Thanks for the heads up.

right, my suggestion predicated on the OP’s “at any given time only 20”

(and… assuming OP still prefers to avoid the “reuse a constant pool of 20” approach as suggested by others)

Thanks all.

It was a pleasure having people answer you so quickly, this rarely happens on forums nowadays. Its a very vibrant community, I love that about corona.

I actually finished most of the game; it took me 2 months only, which is super fast for me, coming form a web development and desktop application background. Corona has been a great journey to me and I learned a lot.

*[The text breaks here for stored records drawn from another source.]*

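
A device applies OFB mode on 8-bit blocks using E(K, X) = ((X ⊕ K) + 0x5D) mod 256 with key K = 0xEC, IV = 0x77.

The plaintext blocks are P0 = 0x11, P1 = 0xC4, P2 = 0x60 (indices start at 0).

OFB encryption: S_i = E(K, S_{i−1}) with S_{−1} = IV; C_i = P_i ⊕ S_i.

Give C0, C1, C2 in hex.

C0: S = E(K, 0x77) = 0xF8; 0x11 ⊕ 0xF8 = 0xE9.
C1: S = E(K, 0xF8) = 0x71; 0xC4 ⊕ 0x71 = 0xB5.
C2: S = E(K, 0x71) = 0xFA; 0x60 ⊕ 0xFA = 0x9A.

C0 = 0xE9, C1 = 0xB5, C2 = 0x9A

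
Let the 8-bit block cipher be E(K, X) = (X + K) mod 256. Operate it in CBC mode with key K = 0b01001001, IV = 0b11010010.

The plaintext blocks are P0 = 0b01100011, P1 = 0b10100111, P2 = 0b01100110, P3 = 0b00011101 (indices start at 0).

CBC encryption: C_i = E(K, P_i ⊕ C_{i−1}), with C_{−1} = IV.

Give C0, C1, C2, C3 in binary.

C0: P0 ⊕ 0b11010010 = 0b10110001; E(K, 0b10110001) = 0b11111010.
C1: P1 ⊕ 0b11111010 = 0b01011101; E(K, 0b01011101) = 0b10100110.
C2: P2 ⊕ 0b10100110 = 0b11000000; E(K, 0b11000000) = 0b00001001.
C3: P3 ⊕ 0b00001001 = 0b00010100; E(K, 0b00010100) = 0b01011101.

C0 = 0b11111010, C1 = 0b10100110, C2 = 0b00001001, C3 = 0b01011101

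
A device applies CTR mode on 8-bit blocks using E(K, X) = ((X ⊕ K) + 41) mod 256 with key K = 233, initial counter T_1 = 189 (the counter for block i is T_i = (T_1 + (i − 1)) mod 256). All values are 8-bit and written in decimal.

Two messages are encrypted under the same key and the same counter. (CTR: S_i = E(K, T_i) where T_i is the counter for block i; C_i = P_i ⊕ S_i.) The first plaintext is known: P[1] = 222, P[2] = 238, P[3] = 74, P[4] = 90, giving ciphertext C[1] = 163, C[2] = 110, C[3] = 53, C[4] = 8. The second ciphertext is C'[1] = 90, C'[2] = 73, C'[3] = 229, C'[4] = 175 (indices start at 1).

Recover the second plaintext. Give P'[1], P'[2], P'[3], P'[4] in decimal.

In CTR with a reused counter, both messages share the same keystream S_i, so C_i ⊕ C'_i = P_i ⊕ P'_i and thus P'_i = P_i ⊕ C_i ⊕ C'_i.
P'[1]: 222 ⊕ 163 ⊕ 90 = 39.
P'[2]: 238 ⊕ 110 ⊕ 73 = 201.
P'[3]: 74 ⊕ 53 ⊕ 229 = 154.
P'[4]: 90 ⊕ 8 ⊕ 175 = 253.

P'[1] = 39, P'[2] = 201, P'[3] = 154, P'[4] = 253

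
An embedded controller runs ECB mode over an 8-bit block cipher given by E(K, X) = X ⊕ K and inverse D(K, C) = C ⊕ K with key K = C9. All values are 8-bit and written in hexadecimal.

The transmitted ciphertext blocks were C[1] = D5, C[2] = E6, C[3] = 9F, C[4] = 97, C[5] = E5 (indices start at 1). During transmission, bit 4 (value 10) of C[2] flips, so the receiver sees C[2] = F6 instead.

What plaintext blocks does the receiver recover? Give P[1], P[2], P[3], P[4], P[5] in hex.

P[1] = 1C, P[2] = 3F, P[3] = 56, P[4] = 5E, P[5] = 2C

ECB decryption: P_i = D(K, C_i).
Only C[2] changed, to F6. In ECB, a change in C_i affects only P_i. Decrypting the received ciphertext:
P[1]: D(K, D5) = 1C.
P[2]: D(K, F6) = 3F.
P[3]: D(K, 9F) = 56.
P[4]: D(K, 97) = 5E.
P[5]: D(K, E5) = 2C.
Blocks that differ from the original plaintext: P[2].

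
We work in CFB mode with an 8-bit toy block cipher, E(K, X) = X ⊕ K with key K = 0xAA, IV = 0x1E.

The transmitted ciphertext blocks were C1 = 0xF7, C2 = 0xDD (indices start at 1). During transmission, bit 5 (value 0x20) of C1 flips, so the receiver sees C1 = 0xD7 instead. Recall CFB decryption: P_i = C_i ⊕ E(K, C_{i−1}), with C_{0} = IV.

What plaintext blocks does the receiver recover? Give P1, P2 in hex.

P1 = 0x63, P2 = 0xA0

Only C1 changed, to 0xD7. In CFB, a change in C_i flips the same bit in P_i and garbles P_{i+1}. Decrypting the received ciphertext:
P1: E(K, 0x1E) = 0xB4; 0xD7 ⊕ 0xB4 = 0x63.
P2: E(K, 0xD7) = 0x7D; 0xDD ⊕ 0x7D = 0xA0.
Blocks that differ from the original plaintext: P1, P2.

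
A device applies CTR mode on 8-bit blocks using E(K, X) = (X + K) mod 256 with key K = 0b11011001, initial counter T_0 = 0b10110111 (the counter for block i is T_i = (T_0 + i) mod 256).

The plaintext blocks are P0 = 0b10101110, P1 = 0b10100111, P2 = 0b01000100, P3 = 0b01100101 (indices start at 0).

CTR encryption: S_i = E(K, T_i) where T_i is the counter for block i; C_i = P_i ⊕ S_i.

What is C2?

C0: T = 0b10110111, S = E(K, T) = 0b10010000; 0b10101110 ⊕ 0b10010000 = 0b00111110.
C1: T = 0b10111000, S = E(K, T) = 0b10010001; 0b10100111 ⊕ 0b10010001 = 0b00110110.
C2: T = 0b10111001, S = E(K, T) = 0b10010010; 0b01000100 ⊕ 0b10010010 = 0b11010110.

C2 = 0b11010110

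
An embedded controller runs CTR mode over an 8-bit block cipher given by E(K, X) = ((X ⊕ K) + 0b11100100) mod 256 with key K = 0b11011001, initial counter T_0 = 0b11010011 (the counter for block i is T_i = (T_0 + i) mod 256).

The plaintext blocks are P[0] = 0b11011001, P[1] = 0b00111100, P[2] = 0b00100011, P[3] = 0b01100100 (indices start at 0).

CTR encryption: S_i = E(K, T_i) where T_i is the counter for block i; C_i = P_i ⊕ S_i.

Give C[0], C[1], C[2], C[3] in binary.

C[0] = 0b00110111, C[1] = 0b11001101, C[2] = 0b11010011, C[3] = 0b10010111

C[0]: T = 0b11010011, S = E(K, T) = 0b11101110; 0b11011001 ⊕ 0b11101110 = 0b00110111.
C[1]: T = 0b11010100, S = E(K, T) = 0b11110001; 0b00111100 ⊕ 0b11110001 = 0b11001101.
C[2]: T = 0b11010101, S = E(K, T) = 0b11110000; 0b00100011 ⊕ 0b11110000 = 0b11010011.
C[3]: T = 0b11010110, S = E(K, T) = 0b11110011; 0b01100100 ⊕ 0b11110011 = 0b10010111.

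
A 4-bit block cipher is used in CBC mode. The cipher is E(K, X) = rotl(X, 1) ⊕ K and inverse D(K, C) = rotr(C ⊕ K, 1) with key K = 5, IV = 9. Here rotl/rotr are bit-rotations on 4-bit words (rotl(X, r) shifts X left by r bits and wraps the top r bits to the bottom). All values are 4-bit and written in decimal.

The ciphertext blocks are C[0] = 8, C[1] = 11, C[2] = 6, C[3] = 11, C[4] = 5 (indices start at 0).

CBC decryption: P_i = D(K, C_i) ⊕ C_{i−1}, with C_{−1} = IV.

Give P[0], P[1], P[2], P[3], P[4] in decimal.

P[0]: D(K, 8) = 14; 14 ⊕ 9 = 7.
P[1]: D(K, 11) = 7; 7 ⊕ 8 = 15.
P[2]: D(K, 6) = 9; 9 ⊕ 11 = 2.
P[3]: D(K, 11) = 7; 7 ⊕ 6 = 1.
P[4]: D(K, 5) = 0; 0 ⊕ 11 = 11.

P[0] = 7, P[1] = 15, P[2] = 2, P[3] = 1, P[4] = 11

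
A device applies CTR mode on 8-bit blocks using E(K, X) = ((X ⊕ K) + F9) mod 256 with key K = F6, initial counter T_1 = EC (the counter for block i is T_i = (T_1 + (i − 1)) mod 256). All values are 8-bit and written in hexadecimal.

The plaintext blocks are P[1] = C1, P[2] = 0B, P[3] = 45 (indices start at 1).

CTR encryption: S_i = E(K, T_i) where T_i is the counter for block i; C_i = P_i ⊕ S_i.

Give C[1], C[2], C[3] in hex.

C[1]: T = EC, S = E(K, T) = 13; C1 ⊕ 13 = D2.
C[2]: T = ED, S = E(K, T) = 14; 0B ⊕ 14 = 1F.
C[3]: T = EE, S = E(K, T) = 11; 45 ⊕ 11 = 54.

C[1] = D2, C[2] = 1F, C[3] = 54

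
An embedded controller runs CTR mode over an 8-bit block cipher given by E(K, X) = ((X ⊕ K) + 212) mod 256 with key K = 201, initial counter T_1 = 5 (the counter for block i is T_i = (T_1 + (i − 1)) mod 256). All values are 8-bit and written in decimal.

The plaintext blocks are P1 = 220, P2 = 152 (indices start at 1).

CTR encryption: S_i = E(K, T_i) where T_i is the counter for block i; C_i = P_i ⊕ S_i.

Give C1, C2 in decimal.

C1 = 124, C2 = 59

C1: T = 5, S = E(K, T) = 160; 220 ⊕ 160 = 124.
C2: T = 6, S = E(K, T) = 163; 152 ⊕ 163 = 59.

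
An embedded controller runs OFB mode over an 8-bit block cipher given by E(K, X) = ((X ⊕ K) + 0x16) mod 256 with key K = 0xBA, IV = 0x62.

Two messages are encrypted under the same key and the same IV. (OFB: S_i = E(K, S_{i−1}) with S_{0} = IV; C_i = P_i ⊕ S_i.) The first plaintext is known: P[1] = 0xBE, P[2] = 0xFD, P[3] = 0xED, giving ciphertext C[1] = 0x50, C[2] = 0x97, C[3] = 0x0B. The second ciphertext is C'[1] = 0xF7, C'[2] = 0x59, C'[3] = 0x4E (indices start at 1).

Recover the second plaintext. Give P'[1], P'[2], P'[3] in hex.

In OFB with a reused IV, both messages share the same keystream S_i, so C_i ⊕ C'_i = P_i ⊕ P'_i and thus P'_i = P_i ⊕ C_i ⊕ C'_i.
P'[1]: 0xBE ⊕ 0x50 ⊕ 0xF7 = 0x19.
P'[2]: 0xFD ⊕ 0x97 ⊕ 0x59 = 0x33.
P'[3]: 0xED ⊕ 0x0B ⊕ 0x4E = 0xA8.

P'[1] = 0x19, P'[2] = 0x33, P'[3] = 0xA8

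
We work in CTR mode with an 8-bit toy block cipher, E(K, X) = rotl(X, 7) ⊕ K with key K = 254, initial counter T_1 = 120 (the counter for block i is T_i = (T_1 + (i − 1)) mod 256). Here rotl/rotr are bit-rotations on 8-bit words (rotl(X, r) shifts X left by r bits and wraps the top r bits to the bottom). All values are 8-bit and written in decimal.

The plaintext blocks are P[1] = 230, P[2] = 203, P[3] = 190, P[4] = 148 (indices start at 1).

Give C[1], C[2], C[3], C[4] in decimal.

CTR encryption: S_i = E(K, T_i) where T_i is the counter for block i; C_i = P_i ⊕ S_i.
C[1]: T = 120, S = E(K, T) = 194; 230 ⊕ 194 = 36.
C[2]: T = 121, S = E(K, T) = 66; 203 ⊕ 66 = 137.
C[3]: T = 122, S = E(K, T) = 195; 190 ⊕ 195 = 125.
C[4]: T = 123, S = E(K, T) = 67; 148 ⊕ 67 = 215.

C[1] = 36, C[2] = 137, C[3] = 125, C[4] = 215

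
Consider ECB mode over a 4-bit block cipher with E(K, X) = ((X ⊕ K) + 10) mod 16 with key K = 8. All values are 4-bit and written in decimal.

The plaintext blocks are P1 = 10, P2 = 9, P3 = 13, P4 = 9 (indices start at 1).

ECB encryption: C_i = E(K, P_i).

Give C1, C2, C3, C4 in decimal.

C1: E(K, 10) = 12.
C2: E(K, 9) = 11.
C3: E(K, 13) = 15.
C4: E(K, 9) = 11.

C1 = 12, C2 = 11, C3 = 15, C4 = 11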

I have learned and used things like physics, collisions, touch and dragging, animation, file manipulation, SQLite Integration, In App Purchases, Social Sharing, composer, audio playback, webview, tableview, scroll view, email and sms sending all from reading the detailed documentation and the forums.

I was hesitant to ask on the forum to be honest (My pride I guess) since I am a know it all type of guy, or I think I am. I fixed all my issue by reading the forums and stackoverflow, but I wanted to make sure of this before I launch the game. Glad I did.

I will also register as paid member now.